Often studios will need to achieve photorealistic renders in a pinch, but typically the need for rendering doesn’t become apparent until near the end of the project. “Escape also has high-powered rack mount servers that we use for rendering final frame delivery, which then helps those clients that find they haven’t got enough physical compute on-premise to complete the job, usually because the deadline changes or the deliverables become more involved. Some of these projects can involve hundreds of thousands of compute hours to deliver the VFX in them.

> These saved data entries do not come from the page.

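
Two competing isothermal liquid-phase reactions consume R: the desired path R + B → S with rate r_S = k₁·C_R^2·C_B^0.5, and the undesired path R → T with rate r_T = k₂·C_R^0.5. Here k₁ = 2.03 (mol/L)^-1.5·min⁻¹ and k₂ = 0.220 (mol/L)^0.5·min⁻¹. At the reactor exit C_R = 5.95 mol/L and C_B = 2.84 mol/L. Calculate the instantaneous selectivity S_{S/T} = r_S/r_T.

226

S_{S/T} = r_S/r_T = (k₁·C_R^2·C_B^0.5)/(k₂·C_R^0.5) = (k₁/k₂)·C_R^1.5·C_B^0.5.
= (2.03×5.950^2×2.840^0.5) / (0.220×5.950^0.5) = 121.1/0.5366 = 226.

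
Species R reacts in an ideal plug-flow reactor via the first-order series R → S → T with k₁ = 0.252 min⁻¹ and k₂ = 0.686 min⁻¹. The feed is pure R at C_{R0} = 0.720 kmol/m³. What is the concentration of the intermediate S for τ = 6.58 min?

0.0751 kmol/m³

The intermediate concentration in a first-order A→B→C sequence is C_S = k₁C_{R0}(e^(−k₁τ) − e^(−k₂τ))/(k₂−k₁).
e^(−k₁τ) = e^(−0.252×6.58) = e^(−1.658) = 0.1905; e^(−k₂τ) = e^(−4.514) = 0.01096.
C_S = 0.252×0.720/(0.686−0.252) × (0.1905−0.01096) = 0.4181×0.1795 = 0.07506 kmol/m³.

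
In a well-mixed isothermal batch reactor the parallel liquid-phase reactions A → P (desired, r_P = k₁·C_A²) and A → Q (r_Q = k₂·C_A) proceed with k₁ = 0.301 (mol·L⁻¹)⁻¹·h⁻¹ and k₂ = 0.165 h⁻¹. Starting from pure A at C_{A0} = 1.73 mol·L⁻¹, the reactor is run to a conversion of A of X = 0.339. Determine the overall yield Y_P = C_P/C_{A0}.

0.245

C_A = C_{A0}(1−X) = 1.144 mol·L⁻¹.
Along a PFR/batch, dC_Q/dC_A = −r_Q/(r_P+r_Q) = −k₂/(k₂+k₁·C_A).
Integrating from C_{A0} to C_A: C_Q = (0.165/0.301)·ln[(0.165+0.301·1.73)/(0.165+0.301·1.14)] = 0.5482·ln(0.6857/0.5092) = 0.1632 mol·L⁻¹.
Then C_P = (C_{A0}−C_A) − C_Q = 0.5865 − 0.1632 = 0.4233 mol·L⁻¹.
Y_P = C_P/C_{A0} = 0.4233/1.73 = 0.245.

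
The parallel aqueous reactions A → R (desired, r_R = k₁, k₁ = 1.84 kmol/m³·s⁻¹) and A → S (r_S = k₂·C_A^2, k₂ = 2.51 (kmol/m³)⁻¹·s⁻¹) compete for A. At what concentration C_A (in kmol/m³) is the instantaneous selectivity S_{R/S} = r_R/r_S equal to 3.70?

S_{R/S} = (k₁/k₂)·C_A^-2 ⇒ C_A = (S·k₂/k₁)^(-0.5).
= (3.70×2.51/1.84)^(-0.5) = (5.047)^(-0.5) = 0.445 kmol/m³.

0.445 kmol/m³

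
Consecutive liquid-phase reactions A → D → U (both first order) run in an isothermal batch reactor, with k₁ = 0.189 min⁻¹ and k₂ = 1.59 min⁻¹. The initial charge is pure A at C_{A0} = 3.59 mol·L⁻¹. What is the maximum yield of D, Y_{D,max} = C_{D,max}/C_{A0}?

Evaluating C_D at t_opt = ln(k₂/k₁)/(k₂−k₁) gives C_{D,max}/C_{A0} = (k₁/k₂)^[k₂/(k₂−k₁)].
= (0.189/1.59)^(1.59/(1.59−0.189)) = (0.1189)^(1.135) = 0.08918.

0.0892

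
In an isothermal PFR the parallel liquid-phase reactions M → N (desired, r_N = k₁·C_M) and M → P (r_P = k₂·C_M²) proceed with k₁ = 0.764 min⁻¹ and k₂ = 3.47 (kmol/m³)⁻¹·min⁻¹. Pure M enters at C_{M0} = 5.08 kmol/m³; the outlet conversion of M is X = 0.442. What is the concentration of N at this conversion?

0.121 kmol/m³

C_M = C_{M0}(1−X) = 2.835 kmol/m³.
Along a PFR/batch, dC_N/dC_M = −r_N/(r_N+r_P) = −k₁/(k₁+k₂·C_M).
Integrating from C_{M0} to C_M: C_N = (0.764/3.47)·ln[(0.764+3.47·5.08)/(0.764+3.47·2.83)] = 0.2202·ln(18.39/10.60) = 0.1213 kmol/m³.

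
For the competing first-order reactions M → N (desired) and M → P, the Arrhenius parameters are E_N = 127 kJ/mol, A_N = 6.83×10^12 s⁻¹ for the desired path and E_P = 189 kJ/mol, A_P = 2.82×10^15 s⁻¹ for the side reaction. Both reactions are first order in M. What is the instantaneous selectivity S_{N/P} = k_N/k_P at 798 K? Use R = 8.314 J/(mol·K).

Since both paths have the same order in M, the concentration cancels and S_{N/P} = k_N/k_P = (A_N/A_P)·exp[(E_P−E_N)/(RT)].
(E_P−E_N)/(RT) = (189−127)×10³/(8.314×798) = 62000/6635 = 9.345.
k_N/k_P = (6.83×10^12/2.82×10^15)·exp(9.345) = 0.002422 × 11441 = 27.7.
Since E_N < E_P, lowering the temperature improves selectivity toward N.

27.7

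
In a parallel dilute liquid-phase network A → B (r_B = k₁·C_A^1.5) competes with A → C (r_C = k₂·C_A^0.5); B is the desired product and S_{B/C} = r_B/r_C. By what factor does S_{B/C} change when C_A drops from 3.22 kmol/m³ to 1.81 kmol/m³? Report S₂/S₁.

0.562

S_{B/C} = (k₁/k₂)·C_A, so S₂/S₁ = (C_{A,2}/C_{A,1}).
= 1.81/3.22 = 0.562.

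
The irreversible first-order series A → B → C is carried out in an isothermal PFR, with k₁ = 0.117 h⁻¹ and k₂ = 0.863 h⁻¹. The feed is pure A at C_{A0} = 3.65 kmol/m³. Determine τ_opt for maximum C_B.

Setting dC_B/dτ = 0 gives τ_opt = ln(k₂/k₁)/(k₂−k₁).
= ln(0.863/0.117)/(0.863−0.117) = ln(7.376)/0.7460 = 1.998/0.7460 = 2.68 h.

2.68 h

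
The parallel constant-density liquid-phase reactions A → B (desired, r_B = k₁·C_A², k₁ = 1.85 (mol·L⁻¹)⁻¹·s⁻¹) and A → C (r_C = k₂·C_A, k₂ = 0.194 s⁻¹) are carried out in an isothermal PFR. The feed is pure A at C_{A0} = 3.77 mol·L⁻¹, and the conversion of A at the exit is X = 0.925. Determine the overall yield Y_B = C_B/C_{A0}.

0.861

C_A = C_{A0}(1−X) = 0.2827 mol·L⁻¹.
Along a PFR/batch, dC_C/dC_A = −r_C/(r_B+r_C) = −k₂/(k₂+k₁·C_A).
Integrating from C_{A0} to C_A: C_C = (0.194/1.85)·ln[(0.194+1.85·3.77)/(0.194+1.85·0.283)] = 0.1049·ln(7.169/0.7171) = 0.2414 mol·L⁻¹.
Then C_B = (C_{A0}−C_A) − C_C = 3.487 − 0.2414 = 3.246 mol·L⁻¹.
Y_B = C_B/C_{A0} = 3.246/3.77 = 0.861.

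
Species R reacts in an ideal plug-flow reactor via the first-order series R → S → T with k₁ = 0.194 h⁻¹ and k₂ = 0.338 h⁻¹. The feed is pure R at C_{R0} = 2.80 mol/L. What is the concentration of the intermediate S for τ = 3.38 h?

0.755 mol/L

For first-order series with pure R initially, C_S(τ) = k₁C_{R0}/(k₂−k₁)·(e^(−k₁τ) − e^(−k₂τ)).
e^(−k₁τ) = e^(−0.194×3.38) = e^(−0.6557) = 0.5191; e^(−k₂τ) = e^(−1.142) = 0.3190.
C_S = 0.194×2.80/(0.338−0.194) × (0.5191−0.3190) = 3.772×0.2000 = 0.7546 mol/L.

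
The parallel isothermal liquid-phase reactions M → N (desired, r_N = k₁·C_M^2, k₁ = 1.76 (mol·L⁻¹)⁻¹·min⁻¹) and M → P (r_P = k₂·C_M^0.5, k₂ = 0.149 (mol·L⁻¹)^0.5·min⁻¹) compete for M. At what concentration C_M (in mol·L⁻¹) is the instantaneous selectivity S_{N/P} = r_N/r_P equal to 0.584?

0.135 mol·L⁻¹

S_{N/P} = (k₁/k₂)·C_M^1.5 ⇒ C_M = (S·k₂/k₁)^(1/1.5).
= (0.584×0.149/1.76)^(0.6667) = (0.04944)^(0.6667) = 0.135 mol·L⁻¹.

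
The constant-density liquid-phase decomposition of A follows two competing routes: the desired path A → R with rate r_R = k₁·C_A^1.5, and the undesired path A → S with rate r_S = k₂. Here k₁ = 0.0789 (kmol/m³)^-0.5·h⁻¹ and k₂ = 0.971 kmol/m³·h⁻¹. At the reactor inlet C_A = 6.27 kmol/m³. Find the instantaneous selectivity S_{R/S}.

1.28

S_{R/S} = r_R/r_S = (k₁·C_A^1.5)/(k₂) = (k₁/k₂)·C_A^1.5.
= (0.0789×6.270^1.5) / (0.971) = 1.239/0.9710 = 1.28.
Since the desired path is higher order in A, keeping C_A high (PFR or concentrated feed) favours R.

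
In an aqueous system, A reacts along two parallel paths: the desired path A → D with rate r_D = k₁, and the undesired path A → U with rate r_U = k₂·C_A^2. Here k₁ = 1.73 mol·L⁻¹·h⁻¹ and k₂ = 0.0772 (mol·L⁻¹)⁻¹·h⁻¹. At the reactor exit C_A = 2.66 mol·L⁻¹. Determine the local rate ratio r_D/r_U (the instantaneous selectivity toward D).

S_{D/U} = r_D/r_U = (k₁)/(k₂·C_A^2) = (k₁/k₂)·C_A^-2.
= (1.73) / (0.0772×2.660^2) = 1.730/0.5462 = 3.17.

3.17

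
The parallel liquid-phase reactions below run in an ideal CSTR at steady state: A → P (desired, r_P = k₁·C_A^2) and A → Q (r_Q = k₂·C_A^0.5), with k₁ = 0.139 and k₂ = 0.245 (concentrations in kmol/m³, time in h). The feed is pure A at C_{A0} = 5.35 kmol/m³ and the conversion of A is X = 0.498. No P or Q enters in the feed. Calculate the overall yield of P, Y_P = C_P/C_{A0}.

Exit C_A = C_{A0}(1−X) = 5.35×0.502 = 2.686 kmol/m³.
In a CSTR the entire volume is at exit conditions, so r_P = 0.139×2.686^2 = 1.003 and r_Q = 0.245×2.686^0.5 = 0.4015.
Fraction of consumed A going to P: r_P/(r_P+r_Q) = 0.7140.
C_P = 0.7140·C_{A0}·X = 0.7140×5.35×0.498 = 1.90 kmol/m³; Y_P = C_P/C_{A0} = 0.356.

0.356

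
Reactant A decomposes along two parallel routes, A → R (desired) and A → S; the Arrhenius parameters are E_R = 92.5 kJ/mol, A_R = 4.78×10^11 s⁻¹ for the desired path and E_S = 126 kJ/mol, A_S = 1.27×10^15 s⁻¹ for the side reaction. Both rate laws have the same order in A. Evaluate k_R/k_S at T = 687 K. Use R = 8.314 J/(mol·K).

0.133

With equal orders, S_{R/S} = k_R/k_S = (A_R/A_S)·exp[(E_S−E_R)/(RT)].
(E_S−E_R)/(RT) = (126−92.5)×10³/(8.314×687) = 33500/5712 = 5.865.
k_R/k_S = (4.78×10^11/1.27×10^15)·exp(5.865) = 3.764×10^-4 × 352.5 = 0.133.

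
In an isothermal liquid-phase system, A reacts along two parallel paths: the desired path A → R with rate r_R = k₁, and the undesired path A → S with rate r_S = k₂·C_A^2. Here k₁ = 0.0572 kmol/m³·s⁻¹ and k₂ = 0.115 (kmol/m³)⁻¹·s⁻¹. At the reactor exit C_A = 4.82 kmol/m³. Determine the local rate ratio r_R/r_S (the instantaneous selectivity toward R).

0.0214

S_{R/S} = r_R/r_S = (k₁)/(k₂·C_A^2) = (k₁/k₂)·C_A^-2.
= (0.0572) / (0.115×4.820^2) = 0.05720/2.672 = 0.0214.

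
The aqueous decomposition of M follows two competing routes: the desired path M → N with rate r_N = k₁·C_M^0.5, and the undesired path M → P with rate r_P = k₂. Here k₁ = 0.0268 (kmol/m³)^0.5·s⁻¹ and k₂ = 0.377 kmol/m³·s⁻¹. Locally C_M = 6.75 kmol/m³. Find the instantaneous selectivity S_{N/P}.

S_{N/P} = r_N/r_P = (k₁·C_M^0.5)/(k₂) = (k₁/k₂)·C_M^0.5.
= (0.0268×6.750^0.5) / (0.377) = 0.06963/0.3770 = 0.185.

0.185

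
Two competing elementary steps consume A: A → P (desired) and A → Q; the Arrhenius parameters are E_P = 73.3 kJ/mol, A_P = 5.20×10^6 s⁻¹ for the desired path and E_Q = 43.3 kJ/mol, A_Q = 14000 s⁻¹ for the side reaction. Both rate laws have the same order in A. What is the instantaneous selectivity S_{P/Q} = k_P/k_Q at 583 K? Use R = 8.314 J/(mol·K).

Since both paths have the same order in A, the concentration cancels and S_{P/Q} = k_P/k_Q = (A_P/A_Q)·exp[(E_Q−E_P)/(RT)].
(E_Q−E_P)/(RT) = (43.3−73.3)×10³/(8.314×583) = -30000/4847 = -6.189.
k_P/k_Q = (5.20×10^6/14000)·exp(-6.189) = 371.4 × 0.002051 = 0.762.

0.762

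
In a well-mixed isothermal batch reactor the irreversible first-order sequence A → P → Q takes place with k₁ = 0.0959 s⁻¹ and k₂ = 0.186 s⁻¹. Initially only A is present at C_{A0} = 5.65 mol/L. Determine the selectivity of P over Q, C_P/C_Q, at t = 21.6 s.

0.151

The intermediate concentration in a first-order A→B→C sequence is C_P = k₁C_{A0}(e^(−k₁t) − e^(−k₂t))/(k₂−k₁).
e^(−k₁t) = e^(−0.0959×21.6) = e^(−2.071) = 0.1260; e^(−k₂t) = e^(−4.018) = 0.01800.
C_P = 0.0959×5.65/(0.186−0.0959) × (0.1260−0.01800) = 6.014×0.1080 = 0.6495 mol/L.
C_A = C_{A0}e^(−k₁t) = 0.7119 mol/L, so C_Q = C_{A0}−C_A−C_P = 4.289 mol/L; C_P/C_Q = 0.151.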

“So this is another part of what we do, emergency delivery of render hardware. This is basically a computer, but in a very compressed, rack mounted form factor. We’ve had more projects like that than I can remember. We’re filling in that gap where there’s an additional hardware requirement or the studio doesn’t need the equipment long-term.”

Unique development

There’s no doubt that Escape’s rental service can be the saving grace for teams to hit their all important deadlines, but it’s not just the last-minute challenges that it can fix. “We see a lot of short-term projects that benefit from rental machines,” says Nick. “CG teams often vary in size, with studios pulling in freelancers and contractors as needed. So there’s an element of investing in rental, rather than purchasing machines to cater for those artists.”

Cost effectiveness is certainly a core component in the decision-making process when it comes to the choice of hardware.In a world where technology moves quickly and deliverables are becoming much more complex, the rental model can be seen as an ideal solution for short-term work or last-minute deadlines – whether you’re a large studio or an indie. But what about the future?

“The cloud also provides some exciting opportunities for businesses to essentially rent from an extensive pool of hardware,” adds Nick. “We’re developing our own system to enable studios to spin up an almost infinite number of machines – whether that’s workstations or render. Watch this space!”